2 juin 2014

«Autant que je me souvienne…»

Une conscience sans taches est une conscience qui a oublié.
~ Jacques Languirand

Tant qu’à mentir, autant le faire dans les règles de l’art 

Je regarde parfois des épisodes de la Série Commission Charbonneau. Certains témoins sont de mauvais bluffeurs. Conséquemment, la plupart des politiciens, fonctionnaires, lobbyistes et businessmen gagneraient à suivre une formation avec des professeurs diplômés de l’Association Internationale des Menteurs Professionnels  (AIMP). À défaut, ils pourraient étudier attentivement «Je sais que vous mentez» (référé le 9 mai 2014 in Le mensonge transparent).
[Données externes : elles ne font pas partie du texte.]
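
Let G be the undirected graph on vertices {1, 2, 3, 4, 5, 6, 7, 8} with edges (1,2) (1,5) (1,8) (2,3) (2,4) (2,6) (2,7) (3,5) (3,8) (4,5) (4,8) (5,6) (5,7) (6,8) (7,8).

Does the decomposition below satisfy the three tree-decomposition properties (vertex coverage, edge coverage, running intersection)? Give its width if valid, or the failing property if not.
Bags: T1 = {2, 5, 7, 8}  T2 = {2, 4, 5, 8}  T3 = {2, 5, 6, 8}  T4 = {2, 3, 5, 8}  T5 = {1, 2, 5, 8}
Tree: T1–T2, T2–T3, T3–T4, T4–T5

Yes; width 3.

Checking the three conditions: (i) the bags cover all of {1, 2, 3, 4, 5, 6, 7, 8}; (ii) for each edge, some bag contains both endpoints; (iii) the bags containing any fixed vertex form a subtree. All hold, so the decomposition is valid with width 4 − 1 = 3.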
Source photo : À la claire folie

Ah, ces terribles défaillances de la mémoire épisodique...

Dissimuler et feindre
(Extraits)

Il existe deux manières primaires de mentir : dissimuler et feindre. En dissimulant, le menteur garde par-devers lui une certaine quantité d’information sans pour autant dire quoi que ce soit de faux. En feignant, une étape supplémentaire est franchie. Non seulement le menteur garde des informations vraies, mais il fait semblant et présente comme vraies des informations fausses. Souvent, il est nécessaire de combiner dissimulation et feinte pour opérer la tromperie, mais parfois un menteur peut réussir en se limitant à la dissimulation.
       Tout le monde ne considère pas la dissimulation  comme du mensonge : certains réservent ce mot uniquement pour l’acte plus audacieux de feinte. Si le médecin ne dit pas à son patient qu’il souffre d’une maladie au stade terminal, si le mari ne dit pas qu’il a passé sa pause déjeuner dans un hôtel avec sa maîtresse, si le policier ne dit pas au suspect qu’un micro caché capte sa conversation avec son avocat, aucune information fausse n’a été transmise, pourtant chacun de ces exemples entre dans ma définition du mensonge. Les cibles n’ont pas demandé à être trompées et les dissimulateurs ont agi délibérément … L’information a été cachée sciemment, avec intention, pas par accident. (…)
       Quand ils ont le choix sur la manière de mentir, les menteurs préfèrent généralement la dissimulation à la feinte. Cela présente de nombreux avantages.
       Pour commencer, dissimuler est généralement plus facile que feindre. Rien n’a besoin d’être inventé.
       Il n’y a aucun risque d’être démasqué si l’on n’a pas échafaudé toute une version à l’avance. Selon la légende, Abraham Lincoln aurait dit qu’il n’avait pas assez bonne mémoire pour être un menteur. Si un médecin donne une fausse explication aux symptômes d’un patient afin de dissimuler la gravité de sa maladie, il devra se rappeler sa version fausse afin de rester cohérent si on l’interroge plus tard.
       La dissimulation peut également être préférée parce qu’elle paraît moins répréhensible que la feinte. Elle est passive et non active. Même si la cible peut tout autant en pâtir, le menteur se sent moins coupable de dissimuler que feindre. (…) 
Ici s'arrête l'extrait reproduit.